Dans les coulisses du catch, chaque idée ne trouve pas son chemin jusqu'au ring. Parfois, ce sont des concepts brillants qui méritaient leur heure de gloire. C'est précisément le cas d'un projet imaginé par Nikki Bella pour le tout premier événement WWE en Italie.
Alors que la WWE vient de marquer l'histoire avec son premier événement *pay-per-view* en Italie, une anecdote sort du lot. Nikki Bella, ancienne championne emblématique, a dévoilé un concept qu'elle avait personnellement imaginé pour l'occasion.
Le projet "Ciao Bella" qui a failli voir le jour
Tout d'abord, il faut replacer le décor. L'Italie, ce n'est pas juste un décor exotique. C'est un public passionné, imprévisible, avec une culture du spectacle qui pulse dans chaque ovation. La WWE savait qu'il fallait frapper fort. Et Nikki, elle, avait une idée bien plus radicale que quelques drapeaux et costumes folkloriques.

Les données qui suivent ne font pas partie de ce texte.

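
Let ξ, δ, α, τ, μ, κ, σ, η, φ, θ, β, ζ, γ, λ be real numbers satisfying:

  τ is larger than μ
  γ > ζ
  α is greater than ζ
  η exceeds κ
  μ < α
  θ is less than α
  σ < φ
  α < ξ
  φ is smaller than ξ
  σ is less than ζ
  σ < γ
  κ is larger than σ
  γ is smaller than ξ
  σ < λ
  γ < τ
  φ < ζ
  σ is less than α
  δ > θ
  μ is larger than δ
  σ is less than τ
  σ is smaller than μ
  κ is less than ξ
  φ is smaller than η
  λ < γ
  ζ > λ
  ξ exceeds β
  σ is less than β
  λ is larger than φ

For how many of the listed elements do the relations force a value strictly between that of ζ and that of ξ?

2

Chaining upward from ζ reaches: γ, τ, α.
Chaining downward from ξ reaches: σ, φ, θ, λ, δ, κ, γ, μ, β, α.
Strictly between ζ and ξ are those in both lists: γ, α — 2 elements.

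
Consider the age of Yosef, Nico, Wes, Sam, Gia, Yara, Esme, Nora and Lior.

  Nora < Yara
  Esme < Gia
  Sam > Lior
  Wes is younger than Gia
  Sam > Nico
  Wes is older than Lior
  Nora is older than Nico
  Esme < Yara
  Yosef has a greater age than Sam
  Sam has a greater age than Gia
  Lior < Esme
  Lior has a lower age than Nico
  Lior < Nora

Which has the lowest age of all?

Lior

Chaining upward from Lior: directly above it, Wes, Esme, Nico, Nora, Sam; then Gia, Yara, Yosef.
That covers every other element, and nothing is given below Lior, so Lior is the lowest age.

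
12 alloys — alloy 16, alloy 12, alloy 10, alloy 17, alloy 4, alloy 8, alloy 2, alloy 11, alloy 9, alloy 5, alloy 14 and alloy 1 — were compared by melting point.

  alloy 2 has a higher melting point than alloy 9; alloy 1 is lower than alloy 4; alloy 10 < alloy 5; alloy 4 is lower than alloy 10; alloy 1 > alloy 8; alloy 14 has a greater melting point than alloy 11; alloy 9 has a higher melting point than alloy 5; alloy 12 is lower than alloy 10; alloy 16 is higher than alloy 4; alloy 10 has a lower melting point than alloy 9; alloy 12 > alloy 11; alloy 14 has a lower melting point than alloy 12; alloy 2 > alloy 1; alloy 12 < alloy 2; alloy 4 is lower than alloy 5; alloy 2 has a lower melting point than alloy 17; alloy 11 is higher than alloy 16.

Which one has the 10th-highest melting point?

The consecutive relations fix a unique order: alloy 8 < alloy 1 < alloy 4 < alloy 16 < alloy 11 < alloy 14 < alloy 12 < alloy 10 < alloy 5 < alloy 9 < alloy 2 < alloy 17.
Counting 10 from the largest end gives alloy 4.

alloy 4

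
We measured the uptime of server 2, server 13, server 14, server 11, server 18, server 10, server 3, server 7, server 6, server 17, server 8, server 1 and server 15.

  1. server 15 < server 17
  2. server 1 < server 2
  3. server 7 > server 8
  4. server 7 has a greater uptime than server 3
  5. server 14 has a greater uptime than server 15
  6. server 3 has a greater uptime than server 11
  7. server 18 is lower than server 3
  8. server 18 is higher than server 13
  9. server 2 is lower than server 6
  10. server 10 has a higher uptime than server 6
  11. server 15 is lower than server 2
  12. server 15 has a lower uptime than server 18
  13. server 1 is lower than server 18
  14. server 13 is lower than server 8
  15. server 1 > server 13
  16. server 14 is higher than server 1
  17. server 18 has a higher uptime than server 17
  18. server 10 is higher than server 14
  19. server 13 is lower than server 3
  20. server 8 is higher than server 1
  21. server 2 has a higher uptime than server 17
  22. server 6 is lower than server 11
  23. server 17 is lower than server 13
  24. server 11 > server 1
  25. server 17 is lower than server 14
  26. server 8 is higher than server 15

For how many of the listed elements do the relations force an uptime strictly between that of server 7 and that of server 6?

2

Chaining upward from server 6 reaches: server 11, server 10, server 3.
Chaining downward from server 7 reaches: server 15, server 17, server 13, server 1, server 18, server 8, server 2, server 11, server 3.
Strictly between server 6 and server 7 are those in both lists: server 11, server 3 — 2 elements.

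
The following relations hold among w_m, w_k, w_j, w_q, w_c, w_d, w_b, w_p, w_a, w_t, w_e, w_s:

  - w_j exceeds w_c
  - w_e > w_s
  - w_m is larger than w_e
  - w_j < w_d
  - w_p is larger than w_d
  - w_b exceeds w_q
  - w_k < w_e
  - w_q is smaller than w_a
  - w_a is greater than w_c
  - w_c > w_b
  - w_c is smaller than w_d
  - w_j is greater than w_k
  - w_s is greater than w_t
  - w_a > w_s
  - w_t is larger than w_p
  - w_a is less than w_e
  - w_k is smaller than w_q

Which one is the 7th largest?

Chaining the given pairs: w_k < w_q < w_b < w_c < w_j < w_d < w_p < w_t < w_s < w_a < w_e < w_m.
Counting 7 from the largest end gives w_d.

w_d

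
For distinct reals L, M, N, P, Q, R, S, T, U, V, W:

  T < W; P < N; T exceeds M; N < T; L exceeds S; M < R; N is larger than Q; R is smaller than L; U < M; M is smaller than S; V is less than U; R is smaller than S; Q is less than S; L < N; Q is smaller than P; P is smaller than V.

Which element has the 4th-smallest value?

Piecing the relations together gives one ordering: Q < P < V < U < M < R < S < L < N < T < W.
Counting 4 from the smallest end gives U.

U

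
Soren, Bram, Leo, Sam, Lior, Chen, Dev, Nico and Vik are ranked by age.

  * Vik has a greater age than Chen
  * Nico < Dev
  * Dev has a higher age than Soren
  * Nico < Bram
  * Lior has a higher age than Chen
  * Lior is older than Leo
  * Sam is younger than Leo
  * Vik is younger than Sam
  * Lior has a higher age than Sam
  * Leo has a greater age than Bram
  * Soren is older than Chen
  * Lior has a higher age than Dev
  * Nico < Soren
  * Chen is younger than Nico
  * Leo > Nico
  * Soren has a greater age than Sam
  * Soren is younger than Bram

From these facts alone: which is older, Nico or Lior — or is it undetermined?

Nico < Soren and Soren < Bram give Nico < Bram.
With Bram < Leo: Nico < Soren < Bram < Leo.
With Leo < Lior: Nico < Soren < Bram < Leo < Lior.
So Lior is older.

Lior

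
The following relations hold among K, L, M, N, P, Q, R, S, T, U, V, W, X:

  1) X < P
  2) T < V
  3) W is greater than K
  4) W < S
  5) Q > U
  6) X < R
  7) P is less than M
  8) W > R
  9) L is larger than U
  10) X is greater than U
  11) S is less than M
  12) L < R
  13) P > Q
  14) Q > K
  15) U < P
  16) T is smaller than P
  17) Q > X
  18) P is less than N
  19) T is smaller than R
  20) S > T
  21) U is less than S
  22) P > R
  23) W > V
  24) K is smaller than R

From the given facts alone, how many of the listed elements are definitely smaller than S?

8

The elements the relations force below S are U, K, T, L, X, V, R, W — no chain reaches any other.
That is 8.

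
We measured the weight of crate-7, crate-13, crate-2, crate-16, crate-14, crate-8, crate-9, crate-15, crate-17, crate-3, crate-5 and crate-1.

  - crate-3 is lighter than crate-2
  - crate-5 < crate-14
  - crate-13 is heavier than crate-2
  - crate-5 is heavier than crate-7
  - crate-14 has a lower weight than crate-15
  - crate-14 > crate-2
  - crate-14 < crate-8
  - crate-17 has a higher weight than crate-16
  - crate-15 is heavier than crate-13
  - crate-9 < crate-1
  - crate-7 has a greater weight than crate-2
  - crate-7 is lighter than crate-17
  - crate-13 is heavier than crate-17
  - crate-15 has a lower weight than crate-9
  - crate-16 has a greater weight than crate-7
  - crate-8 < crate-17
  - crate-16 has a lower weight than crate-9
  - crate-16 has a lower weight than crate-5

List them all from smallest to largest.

crate-3 < crate-2 < crate-7 < crate-16 < crate-5 < crate-14 < crate-8 < crate-17 < crate-13 < crate-15 < crate-9 < crate-1

The consecutive links are each given: crate-3 < crate-2; crate-2 < crate-7; crate-7 < crate-16; crate-16 < crate-5; crate-5 < crate-14; crate-14 < crate-8; crate-8 < crate-17; crate-17 < crate-13; crate-13 < crate-15; crate-15 < crate-9; crate-9 < crate-1.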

Elle voulait créer un segment baptisé « Ciao Bella ». Oui, un jeu de mots. Oui, assumé. Mais pas n'importe lequel. L'idée ? Une immersion totale dans la dolce vita, mélangée à l'humour, au drame et à une touche de folie typiquement WWE. Imaginez une Nikki débarquant en Vespa rose, entourée de danseurs en tenue de gondoliers modernisés, distribuant des mini-pizzas aux fans sous les projecteurs.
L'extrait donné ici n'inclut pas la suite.